Proposal: new merge_dims reshaping op

@szha The cases have to do with multiple dynamic dimensions.

I apologize if you’re already familiar with anything I’m going to say. I’ll just repeat it for anyone who is not.

Imagine you have a net that is logically agnostic with respect to the dimensions of some of its input shapes. For example, an LSTM can logically operate on any length of sequence (as long as the operations that follow can too e.g. global pooling), and convolution and pooling layers can operate on e.g. images of any size as long as they are above some minimum (again as long as the operations that follow can too).

To make this concept more concrete, let’s talk about one of these dimensions that is logically allowed to vary, like the length of the LSTM’s input sequence, or the width or height of the image being convolved, as a “dynamic dimension”. Let’s use a letter to refer to it. So the input tensor to the LSTM layer might be referred to as (b, n, 10). Here b refers to the batch size, and n refers to the sequence length. Remember, at this point we’re operating at the “logical level”, we’re talking about layers that a user might create in a high-level framework, rather than the exact MXNet ops that would be used to implement them.

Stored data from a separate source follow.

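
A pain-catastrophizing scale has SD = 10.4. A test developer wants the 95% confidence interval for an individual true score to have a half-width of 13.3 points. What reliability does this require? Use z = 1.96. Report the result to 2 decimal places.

0.57

Required SEM = 13.3 / 1.96 ≈ 6.78571
r = 1 − (6.78571/10.4)² ≈ 1 − 0.42572 ≈ 0.57428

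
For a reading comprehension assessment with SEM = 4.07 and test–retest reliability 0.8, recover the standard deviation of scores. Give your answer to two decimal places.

σ = SEM·(1 − r)^(−1/2) ≈ 4.07×2.23607 ≈ 9.10080

9.10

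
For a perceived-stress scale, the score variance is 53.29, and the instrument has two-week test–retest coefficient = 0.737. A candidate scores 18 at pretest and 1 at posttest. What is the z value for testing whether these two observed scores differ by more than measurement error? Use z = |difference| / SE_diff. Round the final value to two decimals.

3.21

σ = 53.29^(1/2) = 7.300
SEM = 7.300 · √(1 − 0.737) = 7.300 · √0.263 ≈ 7.300 · 0.513 ≈ 3.744
Standard error of the difference = 3.744·√2 ≈ 5.294
z = 17 / 5.294 ≈ 3.211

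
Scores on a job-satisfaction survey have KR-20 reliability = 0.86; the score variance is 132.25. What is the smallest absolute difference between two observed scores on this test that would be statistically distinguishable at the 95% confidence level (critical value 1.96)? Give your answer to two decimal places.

SD = √132.25 = 11.50000
SEM = 11.50000×√(1 − 0.86000) ≈ 4.30291
Standard error of the difference = 4.30291·√2 ≈ 6.08523
Minimum reliable difference = 1.96 × SE_diff ≈ 1.96 × 6.08523 ≈ 11.92705

11.93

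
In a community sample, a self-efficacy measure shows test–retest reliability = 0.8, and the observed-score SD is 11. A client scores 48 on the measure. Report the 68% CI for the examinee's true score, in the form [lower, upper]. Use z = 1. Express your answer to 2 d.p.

SEM = 11.0000×√(1 − 0.8000) ≃ 4.9193
Half-width = 1×4.9193 ≃ 4.9193
Interval: (43.0807, 52.9193)

[43.08, 52.92]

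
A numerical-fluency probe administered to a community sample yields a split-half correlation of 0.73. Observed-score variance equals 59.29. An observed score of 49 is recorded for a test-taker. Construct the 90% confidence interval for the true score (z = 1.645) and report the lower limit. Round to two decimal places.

σ = 59.29^(1/2) = 7.700
Full-length reliability (Spearman-Brown) = 2(0.73)/(1+0.73) ≈ 0.844
The standard error of measurement is 7.700*√(1 − 0.844) ≈ 7.700*0.395 ≈ 3.042.
Margin = 1.645 * 3.042 ≈ 5.004
Lower bound: 49 − 5.004 = 43.996

44.00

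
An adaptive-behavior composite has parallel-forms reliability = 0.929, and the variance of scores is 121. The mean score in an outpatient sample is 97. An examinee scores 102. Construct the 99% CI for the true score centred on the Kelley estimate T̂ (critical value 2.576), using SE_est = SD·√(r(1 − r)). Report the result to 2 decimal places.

σ = 121^(1/2) = 11.000
Estimated true score = 0.929*102 + (1 − 0.929)*97 ≈ 101.645
SE_est = SD * √(r(1 − r)) = 11.000 * √0.066 ≈ 11.000 * 0.257 ≈ 2.825
99% CI: 101.645 ± 7.277 ≈ (94.368, 108.922)

[94.37, 108.92]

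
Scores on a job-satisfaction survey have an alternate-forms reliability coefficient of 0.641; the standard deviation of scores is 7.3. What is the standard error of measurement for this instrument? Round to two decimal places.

SEM = 7.300 × √(1 − 0.641) = 7.300 × √0.359 ≈ 7.300 × 0.599 ≈ 4.374

4.37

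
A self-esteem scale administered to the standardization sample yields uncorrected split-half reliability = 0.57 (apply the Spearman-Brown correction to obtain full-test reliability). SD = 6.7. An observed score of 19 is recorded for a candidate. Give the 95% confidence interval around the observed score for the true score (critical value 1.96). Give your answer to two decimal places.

[12.13, 25.87]

Full-length reliability (Spearman-Brown) = 2(0.57)/(1+0.57) ≈ 0.7261
SEM = 6.7000 · √(1 − 0.7261) = 6.7000 · √0.2739 ≈ 6.7000 · 0.5233 ≈ 3.5064
Half-width = 1.96·3.5064 ≈ 6.8725
CI = 19 ± 6.8725 → [12.1275, 25.8725]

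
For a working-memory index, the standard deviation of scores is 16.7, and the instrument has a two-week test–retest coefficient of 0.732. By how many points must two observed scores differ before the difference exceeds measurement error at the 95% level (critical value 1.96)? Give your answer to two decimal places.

The standard error of measurement is 16.700×√(1 − 0.732) ≈ 16.700×0.518 ≈ 8.645.
SE_diff = √2 × SEM ≈ 12.226
Smallest detectable difference = 1.96×12.226 ≈ 23.964

23.96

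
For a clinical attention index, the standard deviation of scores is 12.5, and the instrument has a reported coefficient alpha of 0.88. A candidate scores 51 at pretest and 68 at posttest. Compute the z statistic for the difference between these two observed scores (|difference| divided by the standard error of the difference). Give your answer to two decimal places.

2.78

SEM = 12.5000*√(1 − 0.8800) ≃ 4.3301
SE_diff = √2 * SEM ≃ 6.1237
z = |51 − 68| / 6.1237 = 17 / 6.1237 ≃ 2.7761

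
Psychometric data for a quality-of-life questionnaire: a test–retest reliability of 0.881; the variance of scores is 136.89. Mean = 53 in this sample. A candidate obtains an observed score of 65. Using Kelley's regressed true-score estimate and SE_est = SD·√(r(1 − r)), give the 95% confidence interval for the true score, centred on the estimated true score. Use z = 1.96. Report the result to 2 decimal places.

[56.15, 71.00]

σ = 136.89^(1/2) = 11.7000
T̂ = 0.8810(65) + 0.1190(53) ≈ 63.5720
SE_est = 11.7000·√[r(1 − r)] ≈ 3.7883
CI = 63.5720 ± 1.96 × 3.7883 → [56.1469, 70.9971]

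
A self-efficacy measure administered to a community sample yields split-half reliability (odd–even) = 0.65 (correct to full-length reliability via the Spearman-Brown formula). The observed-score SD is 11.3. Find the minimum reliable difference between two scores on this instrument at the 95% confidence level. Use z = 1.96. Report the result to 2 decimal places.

Spearman-Brown: r = 2(0.65) / (1 + 0.65) = 1.3000 / 1.6500 ≃ 0.7879
SEM = 11.3000 · √(1 − 0.7879) = 11.3000 · √0.2121 ≃ 11.3000 · 0.4606 ≃ 5.2044
SE_diff = √2 · SEM ≃ 7.3601
Minimum reliable difference = 1.96 · SE_diff ≃ 1.96 · 7.3601 ≃ 14.4259

14.43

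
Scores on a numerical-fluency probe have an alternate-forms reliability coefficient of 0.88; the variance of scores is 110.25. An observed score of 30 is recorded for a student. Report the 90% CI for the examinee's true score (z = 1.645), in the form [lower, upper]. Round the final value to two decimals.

[24.02, 35.98]

σ = 110.25^(1/2) = 10.50000
SEM = 10.50000 · √(1 − 0.88000) = 10.50000 · √0.12000 ≈ 10.50000 · 0.34641 ≈ 3.63731
Half-width = 1.645·3.63731 ≈ 5.98337
Interval: (24.01663, 35.98337)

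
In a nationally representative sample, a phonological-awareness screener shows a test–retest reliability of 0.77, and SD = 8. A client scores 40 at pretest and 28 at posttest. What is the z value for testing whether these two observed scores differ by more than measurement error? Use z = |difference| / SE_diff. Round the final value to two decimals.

2.21

SEM = 8.000 * √(1 − 0.770) = 8.000 * √0.230 ≈ 8.000 * 0.480 ≈ 3.837
Standard error of the difference = 3.837·√2 ≈ 5.426
z = 12 / 5.426 ≈ 2.212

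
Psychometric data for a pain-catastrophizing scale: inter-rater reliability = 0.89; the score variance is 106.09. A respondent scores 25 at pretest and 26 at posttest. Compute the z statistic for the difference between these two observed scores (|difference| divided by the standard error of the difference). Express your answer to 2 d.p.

0.21

σ = 106.09^(1/2) = 10.300
SEM = 10.300 * √(1 − 0.890) = 10.300 * √0.110 ≈ 10.300 * 0.332 ≈ 3.416
SE_diff = √2 * SEM ≈ 4.831
z = 1 / 4.831 ≈ 0.207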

If you start with one of these logical nets, and then produce an MXSymbol from it, there is a particular property that I call “shape polymorphism” that it is very useful for this resulting MXSymbol to have. Specificially, this property that you can simply call MXSymbolInferShape, providing concrete values for all of the dynamic dimensions, and a valid MXSymbol will result.

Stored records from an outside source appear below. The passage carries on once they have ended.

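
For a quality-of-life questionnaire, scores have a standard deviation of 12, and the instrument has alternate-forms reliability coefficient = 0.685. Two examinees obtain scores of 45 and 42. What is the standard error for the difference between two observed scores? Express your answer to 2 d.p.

9.52

SEM = 12.00000×√(1 − 0.68500) ≈ 6.73498
Standard error of the difference = 6.73498·√2 ≈ 9.52470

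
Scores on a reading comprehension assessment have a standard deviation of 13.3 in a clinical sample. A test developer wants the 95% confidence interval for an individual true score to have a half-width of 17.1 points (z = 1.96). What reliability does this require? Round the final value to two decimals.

Required SEM = 17.1 / 1.96 ≈ 8.724
r = 1 − (8.724/13.3)² ≈ 1 − 0.430 ≈ 0.570

0.57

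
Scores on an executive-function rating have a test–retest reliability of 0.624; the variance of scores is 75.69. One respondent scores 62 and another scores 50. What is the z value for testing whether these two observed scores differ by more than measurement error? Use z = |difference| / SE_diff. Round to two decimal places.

σ = 75.69^(1/2) = 8.7000
The standard error of measurement is 8.7000·√(1 − 0.6240) ≈ 8.7000·0.6132 ≈ 5.3347.
Standard error of the difference = 5.3347·√2 ≈ 7.5445
z = 12 / 7.5445 ≈ 1.5906

1.59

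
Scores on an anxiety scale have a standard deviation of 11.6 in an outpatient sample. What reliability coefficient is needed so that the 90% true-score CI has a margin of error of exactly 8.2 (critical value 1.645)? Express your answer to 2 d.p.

SEM needed = half-width / z = 8.2/1.645 ≃ 4.98480
Required reliability = 1 − (SEM/SD)² = 1 − 0.18466 ≃ 0.81534

0.82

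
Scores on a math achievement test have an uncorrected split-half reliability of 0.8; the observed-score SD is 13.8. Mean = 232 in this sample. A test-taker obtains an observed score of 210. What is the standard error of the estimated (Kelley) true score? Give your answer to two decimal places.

Spearman-Brown: r = 2(0.8) / (1 + 0.8) = 1.6000 / 1.8000 ≈ 0.8889
SE_est = SD · √(r(1 − r)) = 13.8000 · √0.0988 ≈ 13.8000 · 0.3143 ≈ 4.3369

4.34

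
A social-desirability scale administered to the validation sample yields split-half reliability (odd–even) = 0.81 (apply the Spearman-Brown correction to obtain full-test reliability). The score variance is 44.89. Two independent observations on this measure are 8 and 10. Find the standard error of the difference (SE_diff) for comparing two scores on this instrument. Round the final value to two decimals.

σ = 44.89^(1/2) = 6.700
Full-length reliability (Spearman-Brown) = 2(0.81)/(1+0.81) ≃ 0.895
SEM = 6.700 · √(1 − 0.895) = 6.700 · √0.105 ≃ 6.700 · 0.324 ≃ 2.171
SE_diff = √2 · SEM ≃ 3.070

3.07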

Shape polymorphism is a highly desirable property because it gives a very fast way to take an initial dimension-agnostic MXSymbol and specialize it to produce a MXSymbol that will operate on a specific batch size, sequence length, image size, etc. All you need is to feed in the concrete values for the initial dynamic dimensions, and rely on shape inference to propagate these dynamic dimensions through the network.

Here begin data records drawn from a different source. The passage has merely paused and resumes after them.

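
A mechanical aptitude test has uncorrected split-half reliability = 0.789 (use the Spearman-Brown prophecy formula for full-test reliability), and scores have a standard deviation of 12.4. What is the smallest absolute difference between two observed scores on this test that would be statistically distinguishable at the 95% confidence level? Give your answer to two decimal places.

r_full = 2·0.789 / (1 + 0.789) ≈ 0.8821
SEM = 12.4000 · √(1 − 0.8821) = 12.4000 · √0.1179 ≈ 12.4000 · 0.3434 ≈ 4.2585
Standard error of the difference = 4.2585·√2 ≈ 6.0224
Smallest detectable difference = 1.96·6.0224 ≈ 11.8040

11.80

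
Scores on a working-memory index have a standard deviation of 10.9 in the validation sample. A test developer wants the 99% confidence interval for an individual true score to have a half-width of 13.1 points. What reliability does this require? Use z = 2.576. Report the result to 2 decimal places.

SEM needed = half-width / z = 13.1/2.576 ≈ 5.085
r = 1 − (5.085/10.9)² ≈ 1 − 0.218 ≈ 0.782

0.78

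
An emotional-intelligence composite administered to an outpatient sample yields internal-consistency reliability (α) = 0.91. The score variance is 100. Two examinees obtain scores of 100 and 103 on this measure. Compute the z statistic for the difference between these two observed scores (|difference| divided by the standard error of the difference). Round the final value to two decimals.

0.71

σ = 100^(1/2) = 10.00000
SEM = 10.00000*√(1 − 0.91000) ≃ 3.00000
SE_diff = SEM * √2 ≃ 3.00000 * 1.41421 ≃ 4.24264
z = 3 / 4.24264 ≃ 0.70711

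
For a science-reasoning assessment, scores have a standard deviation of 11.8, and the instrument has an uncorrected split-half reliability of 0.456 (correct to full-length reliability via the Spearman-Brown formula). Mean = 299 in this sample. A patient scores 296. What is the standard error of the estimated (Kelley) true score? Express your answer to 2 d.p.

r_full = 2·0.456 / (1 + 0.456) ≈ 0.6264
SE_est = SD * √(r(1 − r)) = 11.8000 * √0.2340 ≈ 11.8000 * 0.4838 ≈ 5.7084

5.71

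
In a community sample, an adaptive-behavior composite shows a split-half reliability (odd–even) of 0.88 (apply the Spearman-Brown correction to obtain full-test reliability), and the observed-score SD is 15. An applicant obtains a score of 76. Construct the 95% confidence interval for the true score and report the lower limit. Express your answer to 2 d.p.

Spearman-Brown: r = 2(0.88) / (1 + 0.88) = 1.760 / 1.880 ≃ 0.936
The standard error of measurement is 15.000*√(1 − 0.936) ≃ 15.000*0.253 ≃ 3.790.
Half-width = 1.96*3.790 ≃ 7.428
Lower bound: 76 − 7.428 = 68.572

68.57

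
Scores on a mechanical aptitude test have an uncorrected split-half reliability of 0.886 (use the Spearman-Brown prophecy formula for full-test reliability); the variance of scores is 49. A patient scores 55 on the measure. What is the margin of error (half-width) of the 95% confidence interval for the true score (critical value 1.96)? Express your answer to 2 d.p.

SD = √49 = 7.0000
r_full = 2·0.886 / (1 + 0.886) ≃ 0.9396
SEM = 7.0000 * √(1 − 0.9396) = 7.0000 * √0.0604 ≃ 7.0000 * 0.2459 ≃ 1.7210
Margin = 1.96 * 1.7210 ≃ 3.3732

3.37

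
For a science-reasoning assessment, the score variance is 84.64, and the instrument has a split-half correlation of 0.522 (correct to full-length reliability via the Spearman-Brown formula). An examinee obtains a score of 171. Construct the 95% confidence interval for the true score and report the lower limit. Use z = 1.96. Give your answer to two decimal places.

SD = √84.64 = 9.20000
Full-length reliability (Spearman-Brown) = 2(0.522)/(1+0.522) ≃ 0.68594
SEM = 9.20000 · √(1 − 0.68594) = 9.20000 · √0.31406 ≃ 9.20000 · 0.56041 ≃ 5.15578
1.96 · SEM ≃ 10.10533
Lower bound: 171 − 10.10533 = 160.89467

160.89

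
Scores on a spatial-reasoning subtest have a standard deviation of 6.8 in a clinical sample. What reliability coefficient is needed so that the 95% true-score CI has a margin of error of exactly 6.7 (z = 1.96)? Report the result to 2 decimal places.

Required SEM = 6.7 / 1.96 ≈ 3.4184
r = 1 − (3.4184/6.8)² ≈ 1 − 0.2527 ≈ 0.7473

0.75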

Shape polymorphism also makes nets very straightforward to deploy in production, because the user of the net just needs to create an initial “master” MXSymbol from a single JSON specification and then specialize it as needed by calling MXSymbolShapeInfer by giving it the dimensions of the input tensors it will operate on (a very simple recipe).

If you don’t have the property of shape polymorphism, it is still possible to make new nets, but it is much more complicated, and involves templatizing the JSON, for example, which is slower, more error prone, harder to implement, harder to deploy and maintain, and harder to communicate.

Ok, I’ve described the background to this issue. Apologies if it was obvious, my experience is that not everyone encounters these issues of shape polymorphism in the particular work they do.

Now, specifically, what this new reshape operator does better than the previous reshape layer is to allow flattening of tensors that involve more than two dynamic dimensions.

Let’s first take an example we can handle with the existing reshape operator, which is something like (b, n, 3) being flattened to (b * n, 3). This is straightforward with a reshape op having shape (-1, 3).

But, if you have the shape (b, n, m, 3), and you wish to flatten this to (b * n, m, 3), then you cannot use the same technique to do this. If you use the -1 to combine b and n, you cannot use a second -1 to propogate m, and the 0 code refers to wrong position. The -3, -2 code sequence will work in this case but will not allow you to flatten 3 dimensions together simultaneously, so you’re only delaying the problem.

We could add more features to reshape, for example, we could add a code that flattens together more than two dimensions at a time, but it seems more reasonable to me to identify the whole concept of merging dimensions as an operation worthy of its own op rather than being shoe-horned into an existing operator via yet more obscure negative shape codes.

What do others think? Should we introduce new codes into reshape, which is already complex and hard to understand? Or should we introduce a new op that handles merging/permutation of axes and possibly even deprecate the -3 code in reshape?